The ship had some other cargo that the skipper had picked up on Johnston Island in what the supply people called an “opportunistic lift.” The “lift” consisted of drums with special flanged ring seals, the flange being constructed so that it could easily be handled by robot arms. Inside the big drums were smaller drums, vacuum-sealed like giant cans of peanuts. On each outer drum was a packing list and a port through which one could look to see the packing surrounding the inner peanut cans. The packing contained granules that would, with a change in color, inform the viewer of a toxic leak inside. At that point the outer drum would be gingerly handled and not opened except in a clean and protected environment. Some of the less hazardous waste such as two drums of contaminated fuel mixtures had been dollied into the warehouse to await the civilian contractor who would haul it away.

As Bobbie Ann Doggett bicycled, fretting about being ten pounds past bikini-secure, a navy bosun was bitching to another that there was nobody there to take control of all the waste they’d off-loaded.

The older bosun said, “The navy only knows how to make chemicals, not get rid a them. And there’s never a civilian contractor comes when they’re supposed to. You think a civilian contractor gives a shit?”

“If they want the goddamn navy contract they should give a shit,” said the younger one.

“Scope those bazooms!” the older bosun said, as Bobbie cycled past. “Where’s she work?”

“Careful,” said the younger. “Nowadays they’ll give you brig time you even whistle at a babe. Either that or you end up with that whiny Congresswoman Schroeder going on TV and calling you a sex fiend like the Tailhookers.
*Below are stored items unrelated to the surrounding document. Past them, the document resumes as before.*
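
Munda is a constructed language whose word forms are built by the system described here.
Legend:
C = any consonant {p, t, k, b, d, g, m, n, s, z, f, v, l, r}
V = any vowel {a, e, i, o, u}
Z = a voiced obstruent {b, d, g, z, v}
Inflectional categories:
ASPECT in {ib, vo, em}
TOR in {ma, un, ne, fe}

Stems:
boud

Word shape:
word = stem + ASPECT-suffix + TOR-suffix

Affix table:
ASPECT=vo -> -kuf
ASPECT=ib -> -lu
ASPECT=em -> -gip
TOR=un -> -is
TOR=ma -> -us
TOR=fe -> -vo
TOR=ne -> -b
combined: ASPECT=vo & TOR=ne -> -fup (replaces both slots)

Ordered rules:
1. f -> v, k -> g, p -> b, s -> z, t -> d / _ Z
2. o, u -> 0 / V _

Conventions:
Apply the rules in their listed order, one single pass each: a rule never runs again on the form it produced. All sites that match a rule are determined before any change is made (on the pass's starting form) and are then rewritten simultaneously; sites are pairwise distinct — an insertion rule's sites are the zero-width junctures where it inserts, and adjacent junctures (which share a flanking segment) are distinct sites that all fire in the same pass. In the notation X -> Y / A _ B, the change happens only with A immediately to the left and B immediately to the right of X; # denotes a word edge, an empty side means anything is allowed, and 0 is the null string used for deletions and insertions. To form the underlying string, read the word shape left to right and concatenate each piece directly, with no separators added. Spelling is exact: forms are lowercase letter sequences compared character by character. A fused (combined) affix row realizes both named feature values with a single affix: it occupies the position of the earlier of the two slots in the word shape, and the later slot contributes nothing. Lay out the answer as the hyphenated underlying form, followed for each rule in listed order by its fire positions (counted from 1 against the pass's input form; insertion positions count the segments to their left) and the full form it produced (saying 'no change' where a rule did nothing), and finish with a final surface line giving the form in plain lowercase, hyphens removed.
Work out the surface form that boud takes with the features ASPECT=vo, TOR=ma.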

She’s as worthless as Bill Clinton’s war record. I’d rather sleep with an armadillo.”

“Clinton’ll fix her soon as he’s elected,” the older bosun said. “I don’t give a shit if he never served a day in the Cub Scouts. It takes a bimbo boffer like him to straighten out all the bitches in Washington.”

“Let’s go get a hamburger,” the younger one said. “These goddamn eighteen-wheelers around here? I got a headache already from all the fumes.”

During lunch hour there were only a few riggers and warehouse personnel still by the quay wall when a bobtail van approached the truck gate of NAS North Island. The contractor had recently bought the twenty-four-foot bobtail van, and barely had time to paint GREEN EARTH HAULING AND DISPOSAL on the doors.